Over time we decided to purchase a house and tried to figure out how to get our deposit together. We dabbled in selling #171 but we wanted to do what ever we could to not go down that route but sadly it seemed that was going to be one of the only options we had. Gutted. We both were. I suddenly understood that feeling my father had when he had to sell his car for the exact same reason, we were walking in his foot steps.

We polished her up and she was ready to go to her new owner. We waited for him to come with his other half and Stuart kept it together signing all of the documents and handing over the keys. I came back into the house myself because I wanted him to have that private time alone when #171 left. I was gutted and flashed back to watching the tail lights of my fathers car disappear as the tail lights of our baby went around the round about and the drone of her exhaust eventually faded away.

We knew. We knew what it felt like. Granted #171 is a modern "classic" car now that MGRover is no-more-ish, and there are many of you die hards out there for the classic MG's and there is no discrimination from me. I'd love to get my hands on an MGB (preferably in red of course, even though I refuse to own any other red cars.)

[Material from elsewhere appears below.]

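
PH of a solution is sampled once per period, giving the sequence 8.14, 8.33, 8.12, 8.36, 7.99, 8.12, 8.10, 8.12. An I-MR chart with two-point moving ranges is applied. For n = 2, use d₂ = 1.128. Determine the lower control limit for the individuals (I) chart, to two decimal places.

7.71

X̄ = (8.14 + 8.33 + 8.12 + 8.36 + 7.99 + 8.12 + 8.10 + 8.12) / 8 = 8.1600
Moving ranges: 0.19, 0.21, 0.24, 0.37, 0.13, 0.02, 0.02; M̄R̄ = 1.1800 / 7 = 0.1686
LCL = X̄ − 3·M̄R̄/d₂ = 8.1600 − 3 × 0.1686 / 1.128 = 7.7117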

Sorry Austins, you've lost out this round. In the end I'm thankful that it was #171 that brought me into the MGR scene. I've met so many fun and amazing people through this outlet and they're all like minded. It's definitely an enthusiasts brand with loads of people taking the piss out of us, but when you find the right one.. you know.

After settling into the house we decided to keep on with the MGR rides and I eventually was able to buy my very first car. I can already feel the classic car enthusiasts grinding their teeth, sorry gents!

Meet Jiji, named after Kiki's Delivery Services black cat (Studio Ghibli fan.) She's a 2000 W reg MGF, not quite the B that I'd dreamed of but she'll definitely do. We've got more work to do on her before she's 100% where I want her to be but I am so pleased at how well she was previously taken car of before. I understand the feeling that Stuart had with having HIS baby, even though I loved her too, but Jiji is mine.

This brings us to today.

Another chapter is about to start in our lives. We're on our way to pick up the next of our babies, though she doesn't exactly have a number aside from a cheeky #1 at the moment, or a proper name to go along side her.

We are finding dabbling back in with monogram MG's and instead of a V8 it's only a V6 (which I won't complain, its better than our CDTI at the moment..) but it ticks all of the boxes for us. Again I can hear the collective cringe from every enthusiast as I say this, it's the 1st of 2 ZT-Ts built in Moonshine, my dream colour of the Monogram range, and yes.. it's the 180. (I know I know.) I'm a Teflon license... non stick, so all of our cars are Automatic or Steptronic which is why I couldn't drive #171. Oh well, I'll get there. (I have had an accident in the past which involved a clutch so I've got a deep embedded fear of sticks which is totally unreasonable and irrational, and I'll gladly accept that.)

Still, I'm proud that we're staying in the MG scene and will be pouring our love into our two babies to keep them proper and on the roads. I don't want to ever lose the love that we have for the brand, the pride that went into what the cars were. Even with Longbridge being vastly changed the community keeps them going. We have people stop us when we're in Jiji to talk about the cars with that little twinkle in their eyes.

Even with MG being what they are now I'm so pleased that it's us that keeps them going.